Monday 7 June 2010

My Zambian friend

who runs the "refugee camp"., now more like a permanent settlement, for children sent me an e-mail this morning. She can do this about once a month when she makes a regular trip "into town". It keeps me up to date with what is going on there, how she and the several hundred children in her care are getting on.
They share a teacher with the local village. There are three classes, all of which have around one hundred students in each. There is no room for misbehaviour. The children know they have to help one another and this is their big chance. If they can learn to read and write and pass from one level to the next there is at least a remote chance of secondary school and something beyond that if they are well enough to continue.
This morning my friend was letting me know that the money we had deposited in her bank account had arrived safely - and that it would be paying for three of the children to finish secondary school. They are expected to do well. Two of them plan to go nursing - on scholarships provided by a church organisation. The other is going to support himself as a housemaster in a school while he trains as a teacher. All three of them will return the support given to them by giving a year of their time after training.
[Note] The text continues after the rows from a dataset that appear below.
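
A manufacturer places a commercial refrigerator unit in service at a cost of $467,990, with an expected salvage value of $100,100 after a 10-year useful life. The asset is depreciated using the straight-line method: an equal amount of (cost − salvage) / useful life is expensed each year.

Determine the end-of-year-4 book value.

Depreciable base = $467,990 − $100,100 = $367,890.
Annual expense = $367,890 / 10 = $36,789.
End of year 1: book value $431,201.
End of year 2: book value $394,412.
End of year 3: book value $357,623.
End of year 4: book value $320,834.

$320,834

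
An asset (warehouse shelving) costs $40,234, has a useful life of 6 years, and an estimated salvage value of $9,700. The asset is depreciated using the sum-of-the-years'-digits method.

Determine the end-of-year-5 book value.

Depreciable base = $40,234 − $9,700 = $30,534.
Sum of the years' digits = 6+5+4+3+2+1 = 21.
Year 1: $30,534 × 6/21 = $8,724. Book value $31,510.
Year 2: $30,534 × 5/21 = $7,270. Book value $24,240.
Year 3: $30,534 × 4/21 = $5,816. Book value $18,424.
Year 4: $30,534 × 3/21 = $4,362. Book value $14,062.
Year 5: $30,534 × 2/21 = $2,908. Book value $11,154.

$11,154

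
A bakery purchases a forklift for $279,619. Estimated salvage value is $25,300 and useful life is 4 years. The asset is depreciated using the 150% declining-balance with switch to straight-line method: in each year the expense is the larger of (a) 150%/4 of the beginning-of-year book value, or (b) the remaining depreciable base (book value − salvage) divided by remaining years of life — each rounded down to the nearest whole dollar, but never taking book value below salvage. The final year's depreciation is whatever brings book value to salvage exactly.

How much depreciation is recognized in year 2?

Depreciable base = $279,619 − $25,300 = $254,319.
Year 1: DB = ⌊$279,619 × 150%/4⌋ = $104,857; SL = ⌊$254,319/4⌋ = $63,579 → take DB $104,857. Book value $174,762.
Year 2: DB = ⌊$174,762 × 150%/4⌋ = $65,535; SL = ⌊$149,462/3⌋ = $49,820 → take DB $65,535. Book value $109,227.

$65,535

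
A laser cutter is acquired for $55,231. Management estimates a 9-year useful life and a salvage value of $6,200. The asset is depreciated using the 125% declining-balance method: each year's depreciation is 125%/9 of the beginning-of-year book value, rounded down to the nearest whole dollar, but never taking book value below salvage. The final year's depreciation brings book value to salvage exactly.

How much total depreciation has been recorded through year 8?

$38,531

Depreciable base = $55,231 − $6,200 = $49,031.
Year 1: ⌊$55,231 × 125%/9⌋ = $7,670. Book value $47,561.
Year 2: ⌊$47,561 × 125%/9⌋ = $6,605. Book value $40,956.
Year 3: ⌊$40,956 × 125%/9⌋ = $5,688. Book value $35,268.
Year 4: ⌊$35,268 × 125%/9⌋ = $4,898. Book value $30,370.
Year 5: ⌊$30,370 × 125%/9⌋ = $4,218. Book value $26,152.
Year 6: ⌊$26,152 × 125%/9⌋ = $3,632. Book value $22,520.
Year 7: ⌊$22,520 × 125%/9⌋ = $3,127. Book value $19,393.
Year 8: ⌊$19,393 × 125%/9⌋ = $2,693. Book value $16,700.
Accumulated through year 8 = $55,231 − $16,700 = $38,531.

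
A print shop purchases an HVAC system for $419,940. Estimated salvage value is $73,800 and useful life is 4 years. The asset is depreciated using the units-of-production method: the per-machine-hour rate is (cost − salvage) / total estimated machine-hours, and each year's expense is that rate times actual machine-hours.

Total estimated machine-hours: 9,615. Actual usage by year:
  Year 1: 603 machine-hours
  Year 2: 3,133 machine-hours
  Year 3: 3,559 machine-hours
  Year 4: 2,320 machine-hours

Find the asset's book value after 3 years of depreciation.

$157,320

Depreciable base = $419,940 − $73,800 = $346,140.
Rate = $346,140 / 9,615 machine-hours = $36 per machine-hour.
Year 1: 603 × $36 = $21,708. Book value $398,232.
Year 2: 3,133 × $36 = $112,788. Book value $285,444.
Year 3: 3,559 × $36 = $128,124. Book value $157,320.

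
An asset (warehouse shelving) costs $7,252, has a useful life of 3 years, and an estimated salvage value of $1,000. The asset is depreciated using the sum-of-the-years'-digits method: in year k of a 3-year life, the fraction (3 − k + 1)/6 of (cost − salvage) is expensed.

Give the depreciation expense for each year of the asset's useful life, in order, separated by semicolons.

$3,126; $2,084; $1,042

Depreciable base = $7,252 − $1,000 = $6,252.
Sum of the years' digits = 3+2+1 = 6.
Year 1: $6,252 × 3/6 = $3,126. Book value $4,126.
Year 2: $6,252 × 2/6 = $2,084. Book value $2,042.
Year 3: $6,252 × 1/6 = $1,042. Book value $1,000.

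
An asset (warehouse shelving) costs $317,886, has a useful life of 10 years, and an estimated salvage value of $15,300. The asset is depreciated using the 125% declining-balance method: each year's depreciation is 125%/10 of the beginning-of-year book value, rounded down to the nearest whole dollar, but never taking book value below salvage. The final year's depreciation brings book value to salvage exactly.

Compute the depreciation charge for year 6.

$20,381

Depreciable base = $317,886 − $15,300 = $302,586.
Year 1: ⌊$317,886 × 125%/10⌋ = $39,735. Book value $278,151.
Year 2: ⌊$278,151 × 125%/10⌋ = $34,768. Book value $243,383.
Year 3: ⌊$243,383 × 125%/10⌋ = $30,422. Book value $212,961.
Year 4: ⌊$212,961 × 125%/10⌋ = $26,620. Book value $186,341.
Year 5: ⌊$186,341 × 125%/10⌋ = $23,292. Book value $163,049.
Year 6: ⌊$163,049 × 125%/10⌋ = $20,381. Book value $142,668.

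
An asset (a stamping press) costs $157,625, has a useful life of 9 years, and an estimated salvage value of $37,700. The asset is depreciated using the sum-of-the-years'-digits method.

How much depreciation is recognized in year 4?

Depreciable base = $157,625 − $37,700 = $119,925.
Sum of the years' digits = 9+8+7+6+5+4+3+2+1 = 45.
Year 1: $119,925 × 9/45 = $23,985. Book value $133,640.
Year 2: $119,925 × 8/45 = $21,320. Book value $112,320.
Year 3: $119,925 × 7/45 = $18,655. Book value $93,665.
Year 4: $119,925 × 6/45 = $15,990. Book value $77,675.

$15,990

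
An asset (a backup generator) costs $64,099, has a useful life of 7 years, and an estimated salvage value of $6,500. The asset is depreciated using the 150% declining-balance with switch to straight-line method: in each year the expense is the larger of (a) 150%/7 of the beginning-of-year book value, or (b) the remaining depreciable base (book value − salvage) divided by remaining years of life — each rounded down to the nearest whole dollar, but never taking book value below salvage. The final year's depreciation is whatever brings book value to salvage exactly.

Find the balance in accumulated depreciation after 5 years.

$45,645

Depreciable base = $64,099 − $6,500 = $57,599.
Year 1: DB = ⌊$64,099 × 150%/7⌋ = $13,735; SL = ⌊$57,599/7⌋ = $8,228 → take DB $13,735. Book value $50,364.
Year 2: DB = ⌊$50,364 × 150%/7⌋ = $10,792; SL = ⌊$43,864/6⌋ = $7,310 → take DB $10,792. Book value $39,572.
Year 3: DB = ⌊$39,572 × 150%/7⌋ = $8,479; SL = ⌊$33,072/5⌋ = $6,614 → take DB $8,479. Book value $31,093.
Year 4: DB = ⌊$31,093 × 150%/7⌋ = $6,662; SL = ⌊$24,593/4⌋ = $6,148 → take DB $6,662. Book value $24,431.
Year 5: DB = ⌊$24,431 × 150%/7⌋ = $5,235; SL = ⌊$17,931/3⌋ = $5,977 → take SL $5,977. Book value $18,454.
Accumulated through year 5 = $64,099 − $18,454 = $45,645.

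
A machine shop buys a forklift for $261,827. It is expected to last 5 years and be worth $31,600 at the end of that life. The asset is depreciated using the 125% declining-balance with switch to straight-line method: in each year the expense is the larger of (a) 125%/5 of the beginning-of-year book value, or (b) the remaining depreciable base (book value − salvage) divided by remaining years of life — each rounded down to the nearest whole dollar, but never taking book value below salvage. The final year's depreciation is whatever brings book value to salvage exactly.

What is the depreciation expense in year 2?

Depreciable base = $261,827 − $31,600 = $230,227.
Year 1: DB = ⌊$261,827 × 125%/5⌋ = $65,456; SL = ⌊$230,227/5⌋ = $46,045 → take DB $65,456. Book value $196,371.
Year 2: DB = ⌊$196,371 × 125%/5⌋ = $49,092; SL = ⌊$164,771/4⌋ = $41,192 → take DB $49,092. Book value $147,279.

$49,092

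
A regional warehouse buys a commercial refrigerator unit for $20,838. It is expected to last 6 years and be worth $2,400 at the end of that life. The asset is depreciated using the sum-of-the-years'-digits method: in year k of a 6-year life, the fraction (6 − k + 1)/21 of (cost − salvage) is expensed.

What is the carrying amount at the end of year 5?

Depreciable base = $20,838 − $2,400 = $18,438.
Sum of the years' digits = 6+5+4+3+2+1 = 21.
Year 1: $18,438 × 6/21 = $5,268. Book value $15,570.
Year 2: $18,438 × 5/21 = $4,390. Book value $11,180.
Year 3: $18,438 × 4/21 = $3,512. Book value $7,668.
Year 4: $18,438 × 3/21 = $2,634. Book value $5,034.
Year 5: $18,438 × 2/21 = $1,756. Book value $3,278.

$3,278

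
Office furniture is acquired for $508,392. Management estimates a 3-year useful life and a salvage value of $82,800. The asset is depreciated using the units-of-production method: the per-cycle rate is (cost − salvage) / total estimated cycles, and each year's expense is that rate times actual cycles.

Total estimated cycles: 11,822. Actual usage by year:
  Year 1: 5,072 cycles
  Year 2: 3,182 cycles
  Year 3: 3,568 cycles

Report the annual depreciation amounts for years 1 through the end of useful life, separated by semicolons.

Depreciable base = $508,392 − $82,800 = $425,592.
Rate = $425,592 / 11,822 cycles = $36 per cycle.
Year 1: 5,072 × $36 = $182,592. Book value $325,800.
Year 2: 3,182 × $36 = $114,552. Book value $211,248.
Year 3: 3,568 × $36 = $128,448. Book value $82,800.

$182,592; $114,552; $128,448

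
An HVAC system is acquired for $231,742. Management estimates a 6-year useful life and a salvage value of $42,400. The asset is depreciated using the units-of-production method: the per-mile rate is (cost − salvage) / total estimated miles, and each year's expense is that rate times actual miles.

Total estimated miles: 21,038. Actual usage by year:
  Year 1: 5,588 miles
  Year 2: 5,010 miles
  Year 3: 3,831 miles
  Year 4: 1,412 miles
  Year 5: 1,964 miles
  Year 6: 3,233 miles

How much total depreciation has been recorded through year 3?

Depreciable base = $231,742 − $42,400 = $189,342.
Rate = $189,342 / 21,038 miles = $9 per mile.
Year 1: 5,588 × $9 = $50,292. Book value $181,450.
Year 2: 5,010 × $9 = $45,090. Book value $136,360.
Year 3: 3,831 × $9 = $34,479. Book value $101,881.
Accumulated through year 3 = $231,742 − $101,881 = $129,861.

$129,861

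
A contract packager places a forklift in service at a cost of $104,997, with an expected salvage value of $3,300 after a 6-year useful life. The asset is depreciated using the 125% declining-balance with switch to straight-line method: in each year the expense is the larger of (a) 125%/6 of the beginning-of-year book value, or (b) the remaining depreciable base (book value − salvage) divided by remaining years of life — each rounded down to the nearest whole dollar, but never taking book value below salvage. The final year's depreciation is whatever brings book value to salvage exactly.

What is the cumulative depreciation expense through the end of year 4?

Depreciable base = $104,997 − $3,300 = $101,697.
Year 1: DB = ⌊$104,997 × 125%/6⌋ = $21,874; SL = ⌊$101,697/6⌋ = $16,949 → take DB $21,874. Book value $83,123.
Year 2: DB = ⌊$83,123 × 125%/6⌋ = $17,317; SL = ⌊$79,823/5⌋ = $15,964 → take DB $17,317. Book value $65,806.
Year 3: DB = ⌊$65,806 × 125%/6⌋ = $13,709; SL = ⌊$62,506/4⌋ = $15,626 → take SL $15,626. Book value $50,180.
Year 4: DB = ⌊$50,180 × 125%/6⌋ = $10,454; SL = ⌊$46,880/3⌋ = $15,626 → take SL $15,626. Book value $34,554.
Accumulated through year 4 = $104,997 − $34,554 = $70,443.

$70,443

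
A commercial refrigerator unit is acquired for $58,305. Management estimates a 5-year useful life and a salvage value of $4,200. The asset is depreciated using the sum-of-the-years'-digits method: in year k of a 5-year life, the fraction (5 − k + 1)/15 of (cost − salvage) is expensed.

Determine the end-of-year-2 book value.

$25,842

Depreciable base = $58,305 − $4,200 = $54,105.
Sum of the years' digits = 5+4+3+2+1 = 15.
Year 1: $54,105 × 5/15 = $18,035. Book value $40,270.
Year 2: $54,105 × 4/15 = $14,428. Book value $25,842.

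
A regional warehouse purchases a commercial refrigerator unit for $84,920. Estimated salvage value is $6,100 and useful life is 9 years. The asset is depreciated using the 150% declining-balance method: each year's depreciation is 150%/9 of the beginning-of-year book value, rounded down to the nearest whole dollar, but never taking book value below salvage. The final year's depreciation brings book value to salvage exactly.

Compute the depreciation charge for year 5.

Depreciable base = $84,920 − $6,100 = $78,820.
Year 1: ⌊$84,920 × 150%/9⌋ = $14,153. Book value $70,767.
Year 2: ⌊$70,767 × 150%/9⌋ = $11,794. Book value $58,973.
Year 3: ⌊$58,973 × 150%/9⌋ = $9,828. Book value $49,145.
Year 4: ⌊$49,145 × 150%/9⌋ = $8,190. Book value $40,955.
Year 5: ⌊$40,955 × 150%/9⌋ = $6,825. Book value $34,130.

$6,825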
This has happened several times over the years I have worked with my friend.
Many of the children in her care do not survive. They have AIDS or malaria or other conditions. Those that do survive often train locally. Going on to even the secondary level of education is rare. Finances just do not allow it. There have been only eleven children out of more than three thousand over the years who have reached successfully for tertiary education.
Here our media is raising questions about how the national testing procedures and the national website of school by school results is affecting education. There are concerns that children are being trained to pass the test rather than taught and that schools are trying to pick and choose students.
No such concerns reach my friend or the children in her care. They wonder if there will be enough money to pay the one teacher his limited salary and how long he will be prepared to work under the difficult conditions. They wonder if there will be enough money for everyone to have one exercise book into which the very best of their work, drawn on the ground, can be copied. They share reading books, one between ten or twelve. There are no computers and the sports equipment consists of some old soccer balls and home made rope. Everyone knows there are things they need much more than this - like food and a change of clothes, medicine and the litres of disinfectant that are used to try and keep infections from spreading.
I wonder about the priorities in our education system and the waste of money that has occurred in the Building Education Revolution programme. It seems 1% of that money alone could have educated many thousands of Zambian primary students for a year. I feel it might have been better spent there.

4 comments:

Rachel Fenton said...

I agree - the money wasted in affluent schools should go to better use in schools who value education and the opportunities it gives them - making real difference to people's lives.

catdownunder said...

I doubt very much that most people care at all Rachel!

Frances said...

That's a wonderful project that you support, Cat.

Rosalind Adam said...

There's so much money wasted around the world, not only in spending on education. It really is heartbreaking but it's part of our society and I don't know how you go about changing it. I have friends who work for a similar project and I can only reinforce your point that it is an extremely worthwhile cause.